Le Figaro 3 “ouvre le jeu”
Avec le Figaro 2, le circuit prend une nouvelle dimension. Les centres d’entraînement forment des cohortes de skippers qui font du Figaro leur métier, investissent dans leur outil de travail, amorti sur quatre ou cinq ans. A raison de 250 jours de navigation par saison, le loch d’un Figaro engloutit chaque année 12 à 14000 milles. Lorsqu’en 2019, le Figaro 3 entre en scène, certains Figaro 2 ont l’équivalent de sept tours du monde à leur actif ! Ce qui n’empêche pas qu’on se les arrache encore aujourd’hui sur le marché de l’occasion.
En 2017, le concours lancé par la classe Figaro et le chantier pour reprendre le flambeau est remporté par VPLP. Le Figaro Beneteau 3 est construit dans un atelier dédié à Nantes, dans les anciens locaux de Jeanneau Techniques Avancées. Les foils font leur apparition, ce qui n’est pas sans poser quelques problèmes de mise au point la première année. 80 exemplaires sont construits en à peine deux ans.

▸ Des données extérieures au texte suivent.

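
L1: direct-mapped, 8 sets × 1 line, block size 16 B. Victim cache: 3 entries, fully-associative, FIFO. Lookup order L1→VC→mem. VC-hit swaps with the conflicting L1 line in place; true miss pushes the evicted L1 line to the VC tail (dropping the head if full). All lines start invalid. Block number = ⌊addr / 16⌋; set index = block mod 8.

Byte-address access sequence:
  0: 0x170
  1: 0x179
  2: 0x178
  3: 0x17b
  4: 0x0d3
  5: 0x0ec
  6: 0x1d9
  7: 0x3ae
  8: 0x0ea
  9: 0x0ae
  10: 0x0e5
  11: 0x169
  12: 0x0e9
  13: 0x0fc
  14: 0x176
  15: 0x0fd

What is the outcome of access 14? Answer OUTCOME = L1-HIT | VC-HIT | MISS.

OUTCOME = VC-HIT

#0 0x170→b23/s7 MISS; vc=[]
#1 0x179→b23/s7 L1-HIT; vc=[]
#2 0x178→b23/s7 L1-HIT; vc=[]
#3 0x17b→b23/s7 L1-HIT; vc=[]
#4 0xd3→b13/s5 MISS; vc=[]
#5 0xec→b14/s6 MISS; vc=[]
#6 0x1d9→b29/s5 MISS; vc=[13]
#7 0x3ae→b58/s2 MISS; vc=[13]
#8 0xea→b14/s6 L1-HIT; vc=[13]
#9 0xae→b10/s2 MISS; vc=[13,58]
#10 0xe5→b14/s6 L1-HIT; vc=[13,58]
#11 0x169→b22/s6 MISS; vc=[13,58,14]
#12 0xe9→b14/s6 VC-HIT; vc=[13,58,22]
#13 0xfc→b15/s7 MISS; vc=[58,22,23]
#14 0x176→b23/s7 VC-HIT; vc=[58,22,15]
#15 0xfd→b15/s7 VC-HIT; vc=[58,22,23]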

Plus court, beaucoup plus sportif et plus moderne, notamment via son plan de voilure, le Figaro 3 a “ouvert le jeu”, rendant les options autrefois aléatoires potentiellement payantes et a redonné ses lettres de noblesse à la stratégie. Il permettra encore cette année au départ de Nantes, ce dimanche 21 août, à 34 hommes et femmes de tenter de conquérir le Graal de la course en solitaire à armes égales, la Solitaire du Figaro.
Et depuis 2020, le trophée remis par Beneteau pour récompenser le premier bizuth de la course porte le nom d’Eric Ingouf, l’homme qui, chez le constructeur vendéen, a assuré le développement des trois générations de Figaro Beneteau.